Recuerdo algunas tardes en el desnivel de la acera, frente a la verja, fumando como un bestia en espera de no sé muy bien qué, buscando no sé muy bien qué, en recorridos trazados arbitrariamente y a medio camino entre la promenade de los surrealistas y la deriva malsana del calor de julio. A veces pasaba un coche, se oía la risa de alguien, alguien situado muy lejos, como muy adentro, quizá también en otro tiempo y en otro espacio, pero generalmente no ocurría nada, sólo y una y otra vez la verja y el verde en un alto azaroso en el camino a la orilla de La Garonne o del refugio de piedra de Saint Etienne. Recuerdo el colegio judío, no exactamente el colegio y mucho menos judío, pero sí sus paredes y la Place Riquet y el Capitolio, donde ahora se superponen las sombras y se abrazan de un modo trágico y definitivo a esas otras sombras, mucho más anónimas e inservibles, las mías, en un grito de la memoria colectiva trabado como un guante postrero a la memoria personal, todavía intacta.

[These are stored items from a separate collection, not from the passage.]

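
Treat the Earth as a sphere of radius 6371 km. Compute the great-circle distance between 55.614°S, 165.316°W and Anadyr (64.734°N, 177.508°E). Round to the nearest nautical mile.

7269 nmi

Δλ = 177.508 − -165.316 = 342.824°; wrapped into (−180°, 180°]: -17.176°.
Δφ = 64.734 − -55.614 = 120.348°.
a = sin²(Δφ/2) + cos φ₁ · cos φ₂ · sin²(Δλ/2) = 0.758001.
c = 2·atan2(√a, √(1−a)) = 2.11297 rad → d = 6371·c ≈ 13461.75 km ≈ 7268.76 nmi.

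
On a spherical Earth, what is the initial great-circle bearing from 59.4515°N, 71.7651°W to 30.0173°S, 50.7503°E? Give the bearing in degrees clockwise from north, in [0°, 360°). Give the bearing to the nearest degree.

79°

Δλ = 50.7503 − -71.7651 = 122.5154°.
θ = atan2( sin Δλ · cos φ₂ , cos φ₁ · sin φ₂ − sin φ₁ · cos φ₂ · cos Δλ )
  = atan2(0.73015, 0.14656) = 78.650° → normalised to [0°, 360°): 78.650°.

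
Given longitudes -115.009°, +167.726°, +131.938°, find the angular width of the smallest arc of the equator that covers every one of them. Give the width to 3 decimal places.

Sort the longitudes: -115.009°, +131.938°, +167.726°.
Eastward gaps between consecutive values (wrapping around): 246.947°, 35.788°, 77.265°.
Largest gap = 246.947° ⇒ minimal covering band is its complement: 360° − 246.947° = 113.053°.
Band runs from +131.938° eastward to -115.009°, crossing the antimeridian.

113.053°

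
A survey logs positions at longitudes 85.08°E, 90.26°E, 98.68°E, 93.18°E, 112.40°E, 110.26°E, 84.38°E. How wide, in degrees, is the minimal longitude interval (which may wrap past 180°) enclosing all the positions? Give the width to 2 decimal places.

28.02°

Sort the longitudes: +84.38°, +85.08°, +90.26°, +93.18°, +98.68°, +110.26°, +112.40°.
Eastward gaps between consecutive values (wrapping around): 0.70°, 5.18°, 2.92°, 5.50°, 11.58°, 2.14°, 331.98°.
Largest gap = 331.98° ⇒ minimal covering band is its complement: 360° − 331.98° = 28.02°.
Band runs from +84.38° eastward to +112.40°.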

El tiempo y su canción siniestra, la secuencia agitada en la que caben todos los tiempos; el recuerdo anodino y simplón de tantos días con aroma de tilo, sentado en el bordillo, a apenas unos metros y unos cuantos años del motorista y los gritos de los niños, el gran terror junto a la insignificancia de las colillas aplastadas una y otra vez en 2003, en la frivolidad del paseo, del camino hacia la bocana de la tarde y del río. El hecho de ser yo y estar precisamente ahí y de que eso no importe más que en la forma diabólica en la que importan todas las cosas que ocurren por debajo de los hechos capitales, que, con permiso de Derrida, siguen siendo los de siempre, la muerte, el escándalo de la muerte.

Es entonces cuando se ve con mucha más fuerza el gran embuste de la armonía y de la tregua; cualquier rincón, en cualquier calle se superponen los cataclismos sobre una paz ficticia y volátil, casi se escuchan las cuchillas en el aire, la mezcla de suciedad y enfermedad que es cada lugar y cada trozo de la historia del hombre, incluida la calle de Toulouse con olor a tilo, y con capas en las que cogen mis cigarrillos y el silencio y la promesa de lectura de un libro de Roberto Juarroz (Poesía Vertical) y las ruedas llagadas de la locura y de los balazos. Toulouse, una ciudad bellísima, cernudiana, con jirones de memoria de republicanos y de Santo Tomás de Aquino y de luces y de idas y de llegadas y en lo que a mí respecta compuesta en cada esquina de hechos torpes, fantasmales, insustanciales y, por lo tanto, sublimes; una ciudad paralizada ahora por un tipo de violencia que quiebra la vida de esa calle y hace sentir los pies más fríos a todos los que la cruzan a diario. Una sociedad deshecha, sin ni siquiera la posibilidad de echarle la culpa al azar, al caos, a la locura de la fatalidad, sino a algo mucho más terrible, a una razón fanática, desasistida, amurallada. El recuerdo del verde y la verja. «También la palabra cae al suelo, como pájaros repentinamente enloquecidos», escribió Juarroz en ese libro.